3) Katarína Borovičková, Robert Shimer, "High Wage Workers Work for High Wage Firms" Discussant: Isaac Sorkin

H5N1 clever stair out of correlation, showing that, every bit the championship says, high wage workers locomote for companies that pay high average wages, together with also depression wage workers locomote for companies that pay depression wages. This seems obvious, but it has non been inward the data. The previous approach to this enquiry by Abowd, Kramarz together with Margolis (1999) flora no correlation. H5N1 big give-and-take most correlation vs the AKM regression estimate. It turns out the Definition of correlation is really subtle, together with depends on the form of search model y'all convey inward mind.
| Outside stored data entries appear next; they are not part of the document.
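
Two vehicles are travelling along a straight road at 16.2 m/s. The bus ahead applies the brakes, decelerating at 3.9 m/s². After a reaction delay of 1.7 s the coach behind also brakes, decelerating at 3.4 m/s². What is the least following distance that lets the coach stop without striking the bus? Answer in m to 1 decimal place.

Leader travels v²/(2a_L) = 262.440 / 7.800 = 33.646 m before stopping.
Follower covers v·t_r = 16.2000 × 1.7 = 27.540 m while reacting, then v²/(2a_F) = 262.440 / 6.800 = 38.594 m while braking, for a total of 27.540 + 38.594 = 66.134 m.
Since a_F ≤ a_L and the follower starts braking later, the follower is never slower than the leader, so the closest approach is when both have stopped.
Minimum gap = 66.134 − 33.646 = 32.488 m.

Minimum gap ≈ 32.5 m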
Ellen McGratten asked a sudden question: Wait, if a theatre outsources its janitors, does this non spike? Really nosotros are learning most the boundaries of the firm. Answer yes, together with actually nosotros desire to know whether high wage people locomote amongst other high wage people. More give-and-take most what the fact way most articulation production together with the sorting together with matching process.
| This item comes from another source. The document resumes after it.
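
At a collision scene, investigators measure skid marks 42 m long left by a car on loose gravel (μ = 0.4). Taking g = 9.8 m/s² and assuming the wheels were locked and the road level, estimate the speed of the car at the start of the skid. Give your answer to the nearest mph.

Deceleration a = μg = 0.4 × 9.8 = 3.920 m/s².
v = √(2a·d) = √(2 × 3.920 × 42) = √329.280 = 18.1461 m/s.
= 18.1461 ÷ 0.44704 = 40.592 mph.

Initial speed ≈ 41 mph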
4) Marcus Hagedorn, Iourii Manovskii, Kurt Mitman, "The Fiscal Multiplier" Discussant: Adrien Auclert

This newspaper is most repairing the ridiculously huge estimates of financial multipliers inward New-Keyensian models at the nada bound. There is a lot going on including heterogenous agents amongst financing constraints, which I can't review. 
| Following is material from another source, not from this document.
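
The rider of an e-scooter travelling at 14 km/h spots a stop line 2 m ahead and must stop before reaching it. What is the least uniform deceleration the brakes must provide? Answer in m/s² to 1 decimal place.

Required deceleration ≈ 3.8 m/s²

14 km/h ÷ 3.6 = 3.8889 m/s.
v² = 2a·d ⇒ a = v²/(2d) = 3.8889² / (2 × 2.000) = 15.124 / 4.000 = 3.7810 m/s².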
Here's 1 matter I learned from it -- naturally related to the issues I convey idea most inward this context inward "the new-Keynesian liquidity trap" here. Building on an before newspaper past times Hagedorn, they posit a money-like need for authorities debt. Thus they convey nominal debt/price storey = component of something real. Like the financial theory, inward which nominal debt/price storey = expected introduce value of existent surpluses, together with similar MV=PY, this tin move create upwards one's withdraw heed the cost level, together with so alternative equilibria. They alternative equilibria amongst express inflation jumps, which similar the financial theory serves to boundary the size of the commons huge multipliers.  The money-like nature of authorities bonds, whether from a backing theory similar the financial theory, or from this machinery similar to coin demand, is a mutual thread to many resolutions of new-Keynesian paradoxes. And it offers a much to a greater extent than conservative way forrard than telephone commutation surgery, such every bit abandoning rational expectations. 

5) Carlos Garriga, Aaron Hedlund, "Housing Finance, Boom-Bust Episodes, together with Macroeconomic Fragility" Discussant: Guido Lorenzoni

I'm actually impressed amongst the exceptional of modern housing models similar this. Rent vs. ain decisions, provide of rental housing, search together with transactions costs to alter housing, incomplete markets, realistic mortgages, mortgage default, adjustment costs, nonseparable housing together with nonhousing consumption, refinancing, cash-out refinancings,  and I likely missed one-half of it. Solve, stand upwards for a bunch of facts, analyze a crisis together with policy alternatives. 


Different states subsidize college pedagogy to unlike degrees. Does having a groovy province academy pay off, inward that y'all acquire a improve workforce? Or produce your graduates merely all locomote out to New York together with locomote for investment banks, or to Palo Alto to locomote for Google? Apparently not.